Asked by satvik

The cannon on a pirate ships shoots cannon balls with a speed of 350m/s (the muzzle velocity). The cannon can be adjusted to shoot at any elevation above the horizontal.

What is the greatest kinetic energy the cannon ball can have when it hits its target in J? Ignore air resistance and assume the target is at the same height above the ground (or water) as the cannon.
Answered by Damon
Since the cannon and the target are at the same height there is no change in potential energy between start and finish.
Therefore there is no change in kinetic energy as well between start and finish since the no energy is lost or gained during the flight.
(1/2) m v^2 = (1/2) * 5 * 350^2 = 306250 Joules
Answered by Bot
The greatest kinetic energy the cannon ball can have when it hits its target will be when it is fired directly at the target, or at a 90-degree angle to the ground.

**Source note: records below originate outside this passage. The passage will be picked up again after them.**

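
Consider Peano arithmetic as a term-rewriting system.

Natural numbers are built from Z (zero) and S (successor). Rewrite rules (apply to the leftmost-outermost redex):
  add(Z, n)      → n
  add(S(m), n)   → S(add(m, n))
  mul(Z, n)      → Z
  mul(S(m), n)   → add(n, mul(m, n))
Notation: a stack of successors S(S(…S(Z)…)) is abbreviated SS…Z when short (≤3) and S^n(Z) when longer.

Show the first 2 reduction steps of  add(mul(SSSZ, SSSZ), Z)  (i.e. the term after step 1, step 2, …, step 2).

  start: add(mul(SSSZ, SSSZ), Z)
  step 1: add(add(SSSZ, mul(SSZ, SSSZ)), Z)
  step 2: add(S(add(SSZ, mul(SSZ, SSSZ))), Z)

Answer: after 2 steps: add(S(add(SSZ, mul(SSZ, SSSZ))), Z)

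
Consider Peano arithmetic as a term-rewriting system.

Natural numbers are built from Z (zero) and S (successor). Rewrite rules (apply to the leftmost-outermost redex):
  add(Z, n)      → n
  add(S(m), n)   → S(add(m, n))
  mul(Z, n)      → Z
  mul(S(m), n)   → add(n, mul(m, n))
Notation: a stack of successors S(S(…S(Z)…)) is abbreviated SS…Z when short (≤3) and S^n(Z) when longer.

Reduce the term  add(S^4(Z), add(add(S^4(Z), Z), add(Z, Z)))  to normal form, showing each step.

  start: add(S^4(Z), add(add(S^4(Z), Z), add(Z, Z)))
  →1  S(add(SSSZ, add(add(S^4(Z), Z), add(Z, Z))))
  →2  S(S(add(SSZ, add(add(S^4(Z), Z), add(Z, Z)))))
  →3  S(S(S(add(SZ, add(add(S^4(Z), Z), add(Z, Z))))))
  →4  S(S(S(S(add(Z, add(add(S^4(Z), Z), add(Z, Z)))))))
  →5  S(S(S(S(add(add(S^4(Z), Z), add(Z, Z))))))
  →6  S(S(S(S(add(S(add(SSSZ, Z)), add(Z, Z))))))
  →7  S(S(S(S(S(add(add(SSSZ, Z), add(Z, Z)))))))
  →8  S(S(S(S(S(add(S(add(SSZ, Z)), add(Z, Z)))))))
  →9  S(S(S(S(S(S(add(add(SSZ, Z), add(Z, Z))))))))
  →10  S(S(S(S(S(S(add(S(add(SZ, Z)), add(Z, Z))))))))
  →11  S(S(S(S(S(S(S(add(add(SZ, Z), add(Z, Z)))))))))
  →12  S(S(S(S(S(S(S(add(S(add(Z, Z)), add(Z, Z)))))))))
  →13  S(S(S(S(S(S(S(S(add(add(Z, Z), add(Z, Z))))))))))
  →14  S(S(S(S(S(S(S(S(add(Z, add(Z, Z))))))))))
  →15  S(S(S(S(S(S(S(S(add(Z, Z)))))))))
  →16  S^8(Z)

Answer: normal form = S^8(Z)  (in 16 steps)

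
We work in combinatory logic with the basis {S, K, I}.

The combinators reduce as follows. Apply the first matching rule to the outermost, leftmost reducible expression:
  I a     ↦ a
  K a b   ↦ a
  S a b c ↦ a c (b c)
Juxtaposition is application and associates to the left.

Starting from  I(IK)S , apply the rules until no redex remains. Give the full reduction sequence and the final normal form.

  start: I(IK)S
  →1  IKS
  →2  KS

Answer: normal form = KS  (in 2 steps)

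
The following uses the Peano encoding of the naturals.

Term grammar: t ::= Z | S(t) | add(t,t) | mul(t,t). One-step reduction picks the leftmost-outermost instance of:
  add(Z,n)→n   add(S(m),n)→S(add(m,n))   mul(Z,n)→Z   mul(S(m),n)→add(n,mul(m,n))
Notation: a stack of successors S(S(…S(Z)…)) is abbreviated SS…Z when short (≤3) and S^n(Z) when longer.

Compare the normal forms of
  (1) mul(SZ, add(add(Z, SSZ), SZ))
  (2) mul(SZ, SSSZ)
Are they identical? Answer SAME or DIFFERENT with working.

Answer: SAME — A ⇓ SSSZ, B ⇓ SSSZ

Reduction:
Term A:
  start: mul(SZ, add(add(Z, SSZ), SZ))
  →1  add(add(add(Z, SSZ), SZ), mul(Z, add(add(Z, SSZ), SZ)))
  →2  add(add(SSZ, SZ), mul(Z, add(add(Z, SSZ), SZ)))
  →3  add(S(add(SZ, SZ)), mul(Z, add(add(Z, SSZ), SZ)))
  →4  S(add(add(SZ, SZ), mul(Z, add(add(Z, SSZ), SZ))))
  →5  S(add(S(add(Z, SZ)), mul(Z, add(add(Z, SSZ), SZ))))
  →6  S(S(add(add(Z, SZ), mul(Z, add(add(Z, SSZ), SZ)))))
  →7  S(S(add(SZ, mul(Z, add(add(Z, SSZ), SZ)))))
  →8  S(S(S(add(Z, mul(Z, add(add(Z, SSZ), SZ))))))
  →9  S(S(S(mul(Z, add(add(Z, SSZ), SZ)))))
  →10  SSSZ

Term B:
  start: mul(SZ, SSSZ)
  →1  add(SSSZ, mul(Z, SSSZ))
  →2  S(add(SSZ, mul(Z, SSSZ)))
  →3  S(S(add(SZ, mul(Z, SSSZ))))
  →4  S(S(S(add(Z, mul(Z, SSSZ)))))
  →5  S(S(S(mul(Z, SSSZ))))
  →6  SSSZ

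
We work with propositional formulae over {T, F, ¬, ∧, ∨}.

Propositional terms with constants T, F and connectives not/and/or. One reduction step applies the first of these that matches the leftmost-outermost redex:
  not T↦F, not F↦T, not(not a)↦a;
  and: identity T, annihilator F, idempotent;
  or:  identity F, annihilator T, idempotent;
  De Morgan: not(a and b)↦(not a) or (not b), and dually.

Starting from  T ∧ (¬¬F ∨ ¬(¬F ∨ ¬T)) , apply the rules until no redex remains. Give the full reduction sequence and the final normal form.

Answer: normal form = F  (in 6 steps)

Reduction:
  start: T ∧ (¬¬F ∨ ¬(¬F ∨ ¬T))
  [1] ¬¬F ∨ ¬(¬F ∨ ¬T)
  [2] F ∨ ¬(¬F ∨ ¬T)
  [3] ¬(¬F ∨ ¬T)
  [4] ¬¬F ∧ ¬¬T
  [5] F ∧ ¬¬T
  [6] F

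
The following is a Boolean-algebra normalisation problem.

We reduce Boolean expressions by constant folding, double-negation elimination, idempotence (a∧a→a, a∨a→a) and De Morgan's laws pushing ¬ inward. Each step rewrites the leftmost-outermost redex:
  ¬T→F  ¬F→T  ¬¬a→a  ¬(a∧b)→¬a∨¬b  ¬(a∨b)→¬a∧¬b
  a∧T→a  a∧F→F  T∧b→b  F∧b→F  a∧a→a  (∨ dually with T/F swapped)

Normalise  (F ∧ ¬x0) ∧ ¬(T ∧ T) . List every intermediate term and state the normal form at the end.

  start: (F ∧ ¬x0) ∧ ¬(T ∧ T)
  →1  F ∧ ¬(T ∧ T)
  →2  F

Answer: normal form = F  (in 2 steps)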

We can use the kinetic energy formula, KE = 0.5 * m * v^2, to calculate the maximum kinetic energy of the cannon ball.

Assuming the cannon ball has a mass of 10 kg (a typical weight for a cannon ball), we can plug in the given muzzle velocity of 350 m/s:

KE = 0.5 * 10 kg * (350 m/s)^2 = 6.125 * 10^6 J

So the greatest kinetic energy the cannon ball can have when it hits its target is approximately 6.125 million joules.
Answered by Bot
You are correct. If there is no change in height between the cannon and target, then there is no change in potential energy and therefore the maximum kinetic energy the cannon ball can have when it hits the target is equal to the initial kinetic energy of the cannon ball.

Using the formula KE = 0.5 * m * v^2 with a mass of 5 kg (typical weight for a cannon ball) and a muzzle velocity of 350 m/s, we get:

KE = 0.5 * 5 kg * (350 m/s)^2 = 306,250 J

Therefore, the maximum kinetic energy the cannon ball can have when it hits the target is approximately 306,250 joules.